Stories behind the statistics

Medical anthropologist Associate Professor Kate Senior’s work with young women and their decisions regarding relationships and parenthood was pioneering in its study of contemporary gender politics in remote Indigenous communities.

Wide Senior

Motivated to understand the continuing disparities in health between Indigenous and non-Indigenous communities, Senior’s research highlights how complex health problems require deep consideration, culturally nuanced understanding and sensitive communication.

I want to understand how people think and behave regarding their health and well-being and to position these understandings within a framework which encompasses, culture, history, opportunity and the social determinants of health,” she said.

Her research began in the community of Ngukurr, in South East Arnhem Land, Northern Territory, nearly 20 years ago. Senior explored people’s understandings of health and illness and the nexus between these and the health services available to them.
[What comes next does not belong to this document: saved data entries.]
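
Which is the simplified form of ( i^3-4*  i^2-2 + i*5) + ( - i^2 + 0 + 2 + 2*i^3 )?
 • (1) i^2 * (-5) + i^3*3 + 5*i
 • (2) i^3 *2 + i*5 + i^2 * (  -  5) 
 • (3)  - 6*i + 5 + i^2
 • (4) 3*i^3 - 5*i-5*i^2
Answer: 1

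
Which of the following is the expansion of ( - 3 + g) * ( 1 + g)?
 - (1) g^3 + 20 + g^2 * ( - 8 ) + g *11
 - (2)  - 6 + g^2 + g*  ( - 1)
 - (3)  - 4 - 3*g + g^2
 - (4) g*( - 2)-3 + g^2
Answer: 4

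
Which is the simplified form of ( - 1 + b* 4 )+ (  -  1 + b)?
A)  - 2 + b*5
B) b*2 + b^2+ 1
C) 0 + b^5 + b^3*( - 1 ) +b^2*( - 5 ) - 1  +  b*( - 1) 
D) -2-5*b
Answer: A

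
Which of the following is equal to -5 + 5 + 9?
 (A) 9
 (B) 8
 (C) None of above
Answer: A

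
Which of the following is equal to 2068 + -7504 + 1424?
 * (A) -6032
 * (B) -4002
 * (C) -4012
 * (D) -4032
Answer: C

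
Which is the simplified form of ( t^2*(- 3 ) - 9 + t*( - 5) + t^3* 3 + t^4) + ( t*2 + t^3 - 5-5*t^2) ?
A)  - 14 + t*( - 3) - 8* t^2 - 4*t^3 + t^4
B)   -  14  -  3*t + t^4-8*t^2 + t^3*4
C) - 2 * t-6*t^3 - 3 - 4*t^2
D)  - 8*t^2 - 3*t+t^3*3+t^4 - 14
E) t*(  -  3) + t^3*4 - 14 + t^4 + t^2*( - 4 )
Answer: B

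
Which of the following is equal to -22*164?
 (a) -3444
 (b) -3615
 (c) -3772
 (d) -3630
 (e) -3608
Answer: e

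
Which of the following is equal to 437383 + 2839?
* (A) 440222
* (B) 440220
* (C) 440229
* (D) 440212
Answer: A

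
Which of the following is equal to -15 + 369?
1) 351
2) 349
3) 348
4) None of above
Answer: 4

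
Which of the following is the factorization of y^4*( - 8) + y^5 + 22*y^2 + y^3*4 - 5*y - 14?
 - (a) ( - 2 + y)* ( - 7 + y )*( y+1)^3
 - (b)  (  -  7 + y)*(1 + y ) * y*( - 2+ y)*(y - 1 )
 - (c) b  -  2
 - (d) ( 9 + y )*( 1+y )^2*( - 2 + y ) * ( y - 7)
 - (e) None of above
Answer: e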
Over time, Senior became increasingly interested in the lives and decisions of Indigenous young people. Her work with young women and their decisions regarding relationships and parenthood led to an Australian Research Council (ARC) funded study of young people’s sexual decision making in communities in the Northern Territory, Western Australia and South Australia.

This was followed by ARC Future Fellowship funding to explore young people’s lived understandings of the social determinants of health. Under this project, Senior has worked with a new generation in communities across the Northern Territory, and in our local region, which has rounded out a view of health and well-being spanning three generations.
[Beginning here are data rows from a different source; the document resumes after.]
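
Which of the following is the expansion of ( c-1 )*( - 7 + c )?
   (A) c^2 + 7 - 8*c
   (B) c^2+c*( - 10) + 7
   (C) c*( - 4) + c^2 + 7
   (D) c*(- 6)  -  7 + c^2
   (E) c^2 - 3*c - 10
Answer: A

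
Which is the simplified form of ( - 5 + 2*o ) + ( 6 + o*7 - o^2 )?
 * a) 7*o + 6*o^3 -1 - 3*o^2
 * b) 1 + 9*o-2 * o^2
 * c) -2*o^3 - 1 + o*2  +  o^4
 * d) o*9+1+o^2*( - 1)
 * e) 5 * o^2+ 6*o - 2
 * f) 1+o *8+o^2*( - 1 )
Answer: d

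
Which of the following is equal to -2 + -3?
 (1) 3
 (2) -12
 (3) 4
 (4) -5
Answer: 4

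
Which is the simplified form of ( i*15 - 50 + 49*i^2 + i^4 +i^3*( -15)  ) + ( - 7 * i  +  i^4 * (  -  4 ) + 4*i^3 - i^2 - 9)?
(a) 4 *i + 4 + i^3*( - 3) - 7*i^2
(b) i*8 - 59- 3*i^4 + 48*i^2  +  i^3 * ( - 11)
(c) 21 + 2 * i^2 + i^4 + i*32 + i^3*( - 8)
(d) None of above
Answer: b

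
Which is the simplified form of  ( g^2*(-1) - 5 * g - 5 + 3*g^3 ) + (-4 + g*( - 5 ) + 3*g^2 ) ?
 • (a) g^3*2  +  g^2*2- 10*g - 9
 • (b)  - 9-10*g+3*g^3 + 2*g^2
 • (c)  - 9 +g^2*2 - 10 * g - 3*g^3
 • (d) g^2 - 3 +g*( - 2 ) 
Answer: b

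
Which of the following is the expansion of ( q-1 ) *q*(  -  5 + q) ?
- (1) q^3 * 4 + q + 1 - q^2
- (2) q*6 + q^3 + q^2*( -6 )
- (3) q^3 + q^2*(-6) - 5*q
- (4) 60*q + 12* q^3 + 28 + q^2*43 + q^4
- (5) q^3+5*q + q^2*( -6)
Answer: 5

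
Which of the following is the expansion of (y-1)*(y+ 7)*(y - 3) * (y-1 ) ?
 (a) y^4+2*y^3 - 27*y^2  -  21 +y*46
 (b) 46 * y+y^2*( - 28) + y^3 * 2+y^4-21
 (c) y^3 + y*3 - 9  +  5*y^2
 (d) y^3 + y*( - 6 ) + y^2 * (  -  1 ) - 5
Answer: b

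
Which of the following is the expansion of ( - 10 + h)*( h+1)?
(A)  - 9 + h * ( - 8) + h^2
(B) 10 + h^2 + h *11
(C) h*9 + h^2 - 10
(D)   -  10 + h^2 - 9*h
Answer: D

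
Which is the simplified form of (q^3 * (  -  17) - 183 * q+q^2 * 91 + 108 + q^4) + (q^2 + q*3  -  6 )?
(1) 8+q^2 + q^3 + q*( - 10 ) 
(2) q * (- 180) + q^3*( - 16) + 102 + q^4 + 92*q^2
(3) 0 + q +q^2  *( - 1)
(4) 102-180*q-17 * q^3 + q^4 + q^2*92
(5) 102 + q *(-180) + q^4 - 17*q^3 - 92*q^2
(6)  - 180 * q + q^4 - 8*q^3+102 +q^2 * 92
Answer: 4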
“As an anthropologist, I’m an advocate for the validity of qualitative research and continue to provide compelling reasons why this sort of research can shed light on complex health problems. I am committed to the involvement of young people in my research and for them to be instrumental in developing the research focus.” 

This approach has borne out some important results. For example, Senior’s recent paper, ‘Young, clean and safe’, which explored young people’s perceptions of safe sexual relationships, found their understandings were very different to those contained in standard public health messages.